Nope, it will fit just fine. I have the same one and modified the tower for three taps (with Micromatic elbow shanks).
 
Great, thanks for the reply, 3 taps on that small tower wow, did you cool the tower, the hole thu the top seems very small, I have read about people making the hole larger to accomidate more taps a cooling tube and an area for the cool area to return, I am planning on doing that once I get some beer in her to see how it pours.
 
I have done it now with 4 freezers (2 because they died). My preference is a medium size chest freezer as it holds in the cold much better. Besides it gives a nice platform on which to put glasses, etc.

I just cut a 1" hole at or about the center. I run the lines to the kegs and CO2 bottle all inside. I put a tower on top of the freezer and bolted it in. I have made a 2 tap and a 4 tap kegerator.

Unless you are running those lines outside the kegrator for feet you do not need to insulate them. This is only for people who do things like put the unit in another room. In fact you can even use what is called a jockey box or a cold plate. In this you do not even cool the kegs, just the line that comes out.

The nice thing about converting freezers is that you don't care if it is frost free or not. In fact if you ever decide you want to store yeast in it you want a non frost free freezer (so it does not thaw/freeze over and over). Additionally a chest freezer seldom (does it ever) have coolant lines running across the top lid. So there is no danger of cutting though the lines by mistake.

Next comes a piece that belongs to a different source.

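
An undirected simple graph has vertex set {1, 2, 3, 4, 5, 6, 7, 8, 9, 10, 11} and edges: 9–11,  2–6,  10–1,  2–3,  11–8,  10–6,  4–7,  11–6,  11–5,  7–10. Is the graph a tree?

Yes

The graph has 11 vertices and 10 edges.
It is connected with exactly 10 edges, hence acyclic — it is a tree.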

All in all I have to say converting a chest freezer to a kegerator is about the easiest thing I have every done. Aside from drilling the hole for the tower about the only difficult thing to do is to lift kegs of beer and place it inside.
 
The small amount of beer in that tiny beer line really is not that big of a deal. You may get some foam on the first pour, but I don't do anything special to correct it.....except have another pint!